Foi na cidade italiana que Jenson realmente desenvolveu suas habilidades tipográficas. Ele fundou uma tipografia no ano seguinte à sua chegada, passando a desenhar novos tipos. Apesar de ter sido pupilo dos mestres germânicos, o francês não demonstrava interesse pelas letras góticas, o que o fez buscar um estilo próprio, em que os tipos se aproximavam da escrita manual. Sua busca pela humanização da letra estava em total consonância com os princípios renascentistas da época – ainda mais na Itália, onde o movimento era extremamente forte –, o que garantiu seu imediato sucesso.
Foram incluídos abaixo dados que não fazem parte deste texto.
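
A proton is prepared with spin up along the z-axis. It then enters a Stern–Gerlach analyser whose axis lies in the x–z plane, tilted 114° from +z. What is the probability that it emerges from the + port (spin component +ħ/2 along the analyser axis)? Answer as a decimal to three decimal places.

0.297

For spin-½, the probability of finding spin-up along an axis at angle θ to the initial spin direction is cos²(θ/2); spin-down is sin²(θ/2).
θ = 114°, so P = cos²(57°) ≈ 0.297.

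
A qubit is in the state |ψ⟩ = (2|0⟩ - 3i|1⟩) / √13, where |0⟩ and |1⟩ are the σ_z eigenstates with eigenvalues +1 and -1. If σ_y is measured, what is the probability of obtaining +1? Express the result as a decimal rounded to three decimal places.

|+y⟩ = (|0⟩ + i|1⟩)/√2, so ⟨+y|ψ⟩ = (-1) / (√2·√13).
P = |-1|² / 26 = 1/26.

0.038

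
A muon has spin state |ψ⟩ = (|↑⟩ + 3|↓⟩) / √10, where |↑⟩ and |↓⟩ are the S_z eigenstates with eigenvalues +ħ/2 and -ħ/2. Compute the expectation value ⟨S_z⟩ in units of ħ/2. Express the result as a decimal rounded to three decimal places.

⟨σ_z⟩ = |a|² - |b|² divided by |a|²+|b|², with a, b the |↑⟩, |↓⟩ amplitudes.
= (1 - 9)/10 = -8/10.
⟨S_z⟩ = (ħ/2)·⟨σ_z⟩.

-0.800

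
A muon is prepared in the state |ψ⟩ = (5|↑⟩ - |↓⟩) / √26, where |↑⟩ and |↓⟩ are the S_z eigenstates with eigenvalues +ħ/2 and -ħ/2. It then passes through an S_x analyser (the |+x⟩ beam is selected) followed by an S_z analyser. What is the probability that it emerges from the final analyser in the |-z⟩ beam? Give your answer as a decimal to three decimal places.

0.154

First analyser (S_x): P(|+x⟩) = |⟨+x|ψ⟩|² = 16/52.
After stage 1 the state is |+x⟩; P(|-z⟩) = |⟨-z|+x⟩|² = 1/2.
Joint probability = 16/52 × 1/2 = 0.154.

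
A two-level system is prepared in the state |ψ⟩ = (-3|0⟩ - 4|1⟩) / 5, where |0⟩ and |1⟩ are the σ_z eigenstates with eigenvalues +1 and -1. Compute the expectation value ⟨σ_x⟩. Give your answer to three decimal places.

⟨σ_x⟩ = 2 Re(a* b)/(|a|²+|b|²) with a = -3, b = -4.
a* b = 12, so ⟨σ_x⟩ = 24/25.

0.960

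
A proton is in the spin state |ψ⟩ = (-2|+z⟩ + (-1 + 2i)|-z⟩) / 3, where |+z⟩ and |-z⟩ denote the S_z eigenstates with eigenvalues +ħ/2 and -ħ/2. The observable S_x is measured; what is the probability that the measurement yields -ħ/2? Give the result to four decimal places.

|-x⟩ = (|+z⟩ - |-z⟩)/√2, so ⟨-x|ψ⟩ = (-1 - 2i) / (√2·3).
P = |-1 - 2i|² / 18 = 5/18.

0.2778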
Teria sido a partir da famosa Coluna de Trajano que Jenson conduziu os seus estudos sobre o formato da letra romana. Aliar aqueles exemplos caligráficos à arte dos tipos móveis foi o seu grande feito e o resultado foi a gênese da tipografia romana. Suas fontes eram severas, sem adornos, mais abertas e arredondadas que as anteriores. Nelas estava expresso seu interesse pelo espaço entre e ao redor das linhas e das letras. A altura das minúsculas era muito menor em relação às maiúsculas, o que garantia uma ótima legibilidade.
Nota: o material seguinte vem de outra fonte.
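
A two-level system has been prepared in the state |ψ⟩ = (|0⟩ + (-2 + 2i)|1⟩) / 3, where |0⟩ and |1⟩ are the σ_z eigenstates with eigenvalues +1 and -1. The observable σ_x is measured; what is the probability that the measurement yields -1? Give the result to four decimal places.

0.7222

|-x⟩ = (|0⟩ - |1⟩)/√2, so ⟨-x|ψ⟩ = (3 - 2i) / (√2·3).
P = |3 - 2i|² / 18 = 13/18.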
Fica clara a atemporalidade dos tipos de Jenson quando olhamos todas as outras fontes romanas que surgiram em seguida. De Griffo a William Morris, todos se viram ligados de certa forma ao francês, que lançou os princípios tipográficos da família romana. A Golden de Morris, a Kennerly de Goudy, a Cloyster Old Style de Benton e a Centaur de Rogers são apenas alguns exemplos de tipos e tipógrafos que se basearam em Jenson. Ao descrever o que o levou a se basear nas letras de Jenson, Morris disse que ‘o que eu procurava era uma letra pura na forma; severa, sem excrescências desnecessárias; sólida, sem o engrossamento e afinamento da linha, que é a grande falha da tipografia moderna comum, e o que torna difícil de ler; e não compressa lateralmente’.
O francês também atuou como editor até falecer, em 1480, mas foi como tipógrafo que ele deu sua maior contribuição à cultura humanística. Um dos grandes acertos de Manuzio foi, sem dúvida, escolher os tipos de Jenson para a publicação de suas obras. Muitos outros editores fizeram o mesmo nos séculos que se seguiram.
A arte de produzir tipos
Antes de se tornar desenhista e fundidor de tipos, Francesco Griffo aprendeu o ofício de seu pai, Cesare, um ourives. Essa experiência, adquirida em Bolonha, sua cidade natal, mostrou-se de grande valia quando ele se aliou à Imprensa Aldina de Manuzio. A parceria duraria apenas oito anos, de 1495 a 1502, porém seria extremamente frutífera não apenas para os dois, mas também para toda a arte tipográfica da Renascença.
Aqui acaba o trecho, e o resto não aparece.